What is Fidelity hiding?

In a white paper bearing the same heading, the American Federation of Labor-Congress of Industrial Organizations (AFL-CIO), a Washington-based voluntary federation of leading unions, asked, and answered, just that.

And to make its point even louder, the AFL-CIO has called upon its 13 million members, representing $400 billion in pension assets, to leaflet Fidelity retail offices in 20 major cities this Wednesday.

According to the AFL-CIO, "Fidelity used its clients' share voting power to support captive boards of directors, overpay corporate executives and vote for conflicted audit committees at... troubled companies," firms such as "Enron, WorldCom and other alleged corporate wrongdoers," the union giant alleged.

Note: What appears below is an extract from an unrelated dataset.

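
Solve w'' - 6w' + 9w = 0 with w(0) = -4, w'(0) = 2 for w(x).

Characteristic equation r² - 6r + 9 = 0 has discriminant (-6)² - 4·(9) = 0, so r = 3 is a repeated root.
Hence w_h = (C1 + C2*x)*exp(3*x).
Apply the initial conditions: w(0) = C1 = -4 and w'(0) = C2 + 3*C1 = 2. Solving gives C1 = -4, C2 = 14.

w = -4*exp(3*x) + 14*x*exp(3*x)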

What proof do they have of these alleged misdemeanors? Proxy votes. Or rather, the AFL-CIO maintains, the lack of them.

Disclosure of individual proxy votes has been a point of contention among mutual funds, shareholders and the SEC lately, and the AFL-CIO's main beef with Fidelity and other complexes is their secrecy concerning the way they vote proxies received by corporate management.

"If Fidelity is the largest shareholder in [a] company, it goes to follow that however Fidelity votes is going to hold significant weight," said Kathy Roeder, an AFL-CIO spokeswoman. "It's worker money," she added, referring to AFL-CIO pension fund investments. "There shouldn't be this shield on how that money is used."

If Fidelity's got nothing to hide, why does the firm withhold this information? AFL-CIO sure has a mouthful to say. Its white paper alleges that Fidelity, as the No. 1 provider of 401(k) plans in the nation, may have an incentive to vote shares to please company management, even if it may not be in the best interest of its shareholders.

According to the federation, "Fidelity faced conflicts of interests, for example, at Enron, which offered Fidelity funds in its 401(k) plan and at Lockheed Martin, where a Fidelity subsidiary was a co-fiduciary for employee benefit plans."

It also says the appointment of former Enron director Frank Savage to the board at Lockheed Martin was approved, despite opposition from 28% of its shareholders. "If Fidelity and one more mutual fund had withheld their votes for Savage, he would not have been re-elected."

AFL-CIO's proof? "We know what they're voting on because shareholder proposals have to be publicly listed," Roeder said. However, according to extra-fine print in the AFL-CIO's own report: "We do not know what the actual vote was, because Fidelity does not disclose it."

However, a large chart prominently placed in the front of the paper attests: "It appears that Fidelity is supporting companies moving to Bermuda to evade taxes." The gist of the chart is the fact that Fidelity is a major, if not primary, shareholder in companies such as Nabors Industries and Tyco International, which recently relocated to Bermuda. The AFL-CIO maintains that despite "worker pension funds [running] vote-no' initiatives against re-incorporation proposals this year [and] worker pension funds [filing] a shareholder proposal asking Tyco's board to reincorporate the company from Bermuda to Delaware," the companies still have not left the sun and beaches behind.

But again, upon closer inspection, the report also concedes further down: "Fidelity has not yet disclosed how it voted on these proposals." It seems to be a double-edged sword. On the one hand, Fidelity's refusal to disclose information makes it appear as though it has something to hide. On the other, its confidentiality makes it impossible to prove these allegations.

Commentary Deadline

Regardless, the AFL-CIO may be winning the battle. The proxy-disclosure rule was passed unanimously by the SEC's five-member commission in late September, requiring mutual funds to report their proxy votes semiannually to the SEC. The proposed rule is in a public-comment stage, ending Dec. 6, after which the SEC is expected to weigh the pros and cons for several months before deciding on how and when it should be implemented.

Fidelity, however, maintains its stance with a guilt-free conscience. Fidelity spokesman Vin Loporchio said: "Shareholders want us to maximize our fund. Our goal is to maximize performance. When we vote proxies, we only consider our shareholders' interests, because it's in our own interest." There are four reasons why Fidelity withholds its proxy voting records, however, Loporchio said:

First, proxy voting guidelines, and thus Fidelity's principles, are available on the Web. Second, Fidelity has a long-standing belief in "quiet diplomacy." With more than 5,000 proxy votes each year, the active voting process involves complex negotiations with companies, he said.

When Fidelity Talks . . .

Third, Fidelity doesn't disclose economic analyses of companies, because "people pay us to do that. Many want to know what we buy and sell, and that's in our proxies," Loporchio said. If that information were to be publicly released, it could have a negative effect on the price of the stock Fidelity portfolio managers own, he said.

Finally, he concluded, proxy voting is a more formal way in which the company makes judgments about management. "Most importantly, we buy and sell stocks every day. If we're not comfortable with a company's management, we don't have to wait for proxy votes. We just sell them right away," he said.